The German-Swiss office Design-To-Production has been designing digital process chains from design to production for ten years now – successfully. The interdisciplinary team around the architect Arnold Walz and the computer scientist Fabian Scheurer helps architects, engineers, and construction companies to bridge the gap between the idea and its realization, consequently relying on digital modeling and computer-controlled production processes. Once, technologies like this were mainly needed for geometrically complex building projects such as the Centre Pompidou in Metz (Shigeru Ban) or the Mercedes Benz Museum (UN Studio), but they are now also of interest for standard construction projects. For an efficient implementation, however, there have to be new processes in the field of planning and construction: Beyond BIM.
Rafael Sacks
Adopting BIM and Lean in the Construction Industry
Assoc. Prof. Sacks studied at the University of the Witwatersrand, the Massachusetts Institute of Technology, and the Technion, Israel Institute of Technology. He has many years of industrial experience in structural engineering design and in software development for the construction industry.

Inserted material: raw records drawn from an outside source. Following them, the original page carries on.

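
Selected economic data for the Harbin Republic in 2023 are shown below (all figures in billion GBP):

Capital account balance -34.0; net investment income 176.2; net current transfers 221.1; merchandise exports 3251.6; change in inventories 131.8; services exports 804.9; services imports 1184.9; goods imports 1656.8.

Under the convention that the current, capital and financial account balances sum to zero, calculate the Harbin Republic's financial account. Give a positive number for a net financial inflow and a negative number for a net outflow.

Goods balance = 3251.6 - 1656.8 = 1594.8
Services balance = 804.9 - 1184.9 = -380.0
Trade balance (goods + services) = 1594.8 + (-380.0) = 1214.8
Net primary income = 176.2
Net secondary income = 221.1
Current account = 1214.8 + 176.2 + 221.1 = 1612.1
Financial account = -(1612.1 + (-34.0)) = -1578.1

-1578.1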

He is currently Associate Professor of Construction Management at the Technion, Israel Institute of Technology. To date, he is the author or co-author of two books, 37 papers in international peer-reviewed academic journals, 42 peer-reviewed conference papers, and a number of research reports. He is a co-author of the leading text on Building Information Modeling, entitled “The BIM Handbook: A Guide to Building Information Modeling for Owners, Managers, Architects, Engineers, Contractors and Fabricators”.
Arto Kiviniemi
Experiences from the BIM-Adoption in Finland and UK– Clients as the drivers of innovation
Dr. Arto Kiviniemi, Professor of Digital Architectural Design, is one of the internationally leading experts in the integrated Building Information Modelling (BIM) which he has developed both in Finland and internationally since 1996. In 1997-2002 Arto lead the Finnish national R&D programme which created the foundation for Finland’s position as one of the leading countries adopting BIM. In May 2010 he moved to UK, first to the University of Salford, where he initiated the first MSc BIM programme in the UK, and in September 2013 he started in his current position at the University of Liverpool.